Christophe Manon & Frédéric D. Oberland, concert Jours redoutables,
à la Bibliothèque Mériadeck, 23 mars 2018 © cchambard
« Maintenant tu as mal camarade, d’une douleur sans âge, celle qui parcourt à gros bouillons de sang la longue histoire de l’humanité. Maintenant tu voudrais cesser d’entendre et de voir, te transformer en plante ou mieux encore en pierre, incapable d’un cri ou d’un geste, et tu voudrais sombrer dans un long sommeil qui n’arrive pas.
Maintenant tu as mal camarade. Tu agonises ou tu es déjà mort. Peu importe. Tu séjournes dans un espace intermédiaire, dans un temps intermédiaire, dans un de ces lieux de transition entre réel et irréel, on ne sait où, étendu, saignant, très calme cependant, tu fermes les yeux et te recroquevilles en position fœtale. Tu voudrais simplement rejoindre ton terrier natal, te coucher dans ta ruche tout confort pour une nuit sans rêve. Désireux maintenant de dormir en paix.
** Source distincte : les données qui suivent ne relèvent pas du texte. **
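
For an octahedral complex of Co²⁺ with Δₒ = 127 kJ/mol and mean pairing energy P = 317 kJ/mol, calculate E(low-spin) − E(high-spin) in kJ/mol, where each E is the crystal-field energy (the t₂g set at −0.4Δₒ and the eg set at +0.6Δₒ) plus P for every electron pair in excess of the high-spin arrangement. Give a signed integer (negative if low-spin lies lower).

190

Group 9 minus oxidation state +2 gives a d⁷ configuration for Co²⁺.
High-spin d⁷ fills as t₂g⁵ eg² with CFSE 5(−0.4) + 2(+0.6) = -0.8Δₒ = -102 kJ/mol.
Low-spin: t₂g⁶ eg¹, orbital CFSE = -1.8Δₒ = -229 kJ/mol; plus 1 excess pair × P = +317 kJ/mol; total 88 kJ/mol.
Thus E(LS) − E(HS) = 190 kJ/mol.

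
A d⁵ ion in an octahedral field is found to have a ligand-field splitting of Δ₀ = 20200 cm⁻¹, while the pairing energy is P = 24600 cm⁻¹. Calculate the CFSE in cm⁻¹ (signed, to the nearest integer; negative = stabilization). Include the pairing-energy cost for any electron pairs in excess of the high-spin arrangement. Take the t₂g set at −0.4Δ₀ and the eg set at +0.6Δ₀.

Since Δ₀ = 20200 cm⁻¹ < P = 24600 cm⁻¹, the complex adopts the high-spin configuration.
That gives t₂g³ eg².
Orbital CFSE = 0.0Δ₀ = 0.0 × 20200 = 0 cm⁻¹.
High-spin has no excess pairs, so no pairing correction applies.

0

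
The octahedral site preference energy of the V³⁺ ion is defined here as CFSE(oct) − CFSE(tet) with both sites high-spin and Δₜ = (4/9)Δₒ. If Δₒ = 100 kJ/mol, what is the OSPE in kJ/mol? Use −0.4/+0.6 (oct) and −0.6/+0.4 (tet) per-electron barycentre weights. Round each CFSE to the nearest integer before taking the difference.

-27

Group 5 minus oxidation state +3 gives a d² configuration for V³⁺.
In an octahedral site d² (HS) is t₂g² eg⁰, giving CFSE(oct) = -0.8Δₒ = -80 kJ/mol.
In a tetrahedral site the filling is e² t₂⁰: CFSE(tet) = -1.2Δₜ = -1.2 × (4/9)(100) = -53 kJ/mol.
OSPE = CFSE(oct) − CFSE(tet) = -80 − (-53) = -27 kJ/mol.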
Tu ignores qui tu es, où tu es, et ce que tu fais, camarade. Tu ignores si tu te trouves au centre ou à la périphérie de la mort. Et quelle importance d’ailleurs ? Lèvres closes, tu cherches. Tu cherches des mots, mais dans quelle langue et pour communiquer avec qui ? Les yeux écarquillés comme un animal sauvage surpris dans sa fuite, tu protestes. Tu ne comprends pas et tu protestes.
Ne t’en fais pas, camarade. Mourir n’est pas difficile. Vivre l’est beaucoup plus. Vivre est une réalité. Ne t’en fais pas. Ta mort était déjà ancienne quand ta vie commença et tu as renoncé à toi-même depuis longtemps déjà. Mais est-ce mourir cette incompréhension, cette surprise, la bouche ouverte, les bras ballants ? Tu fermes les yeux et tu vois maintenant. De ton lointain passé surgissent des souvenirs que tu croyais disparus à jamais, séparé d’eux par l’infranchissable épaisseur du temps comme un obstacle de verre invisible et trompeur. »
Christophe Manon
Qui vive
Nouvelle édition revue et corrigée,
suivie de Missive du Conseil autonome des partisans rouges et de Derniers Télégrammes
Dernier Télégramme, 2018 (première édition, 2010)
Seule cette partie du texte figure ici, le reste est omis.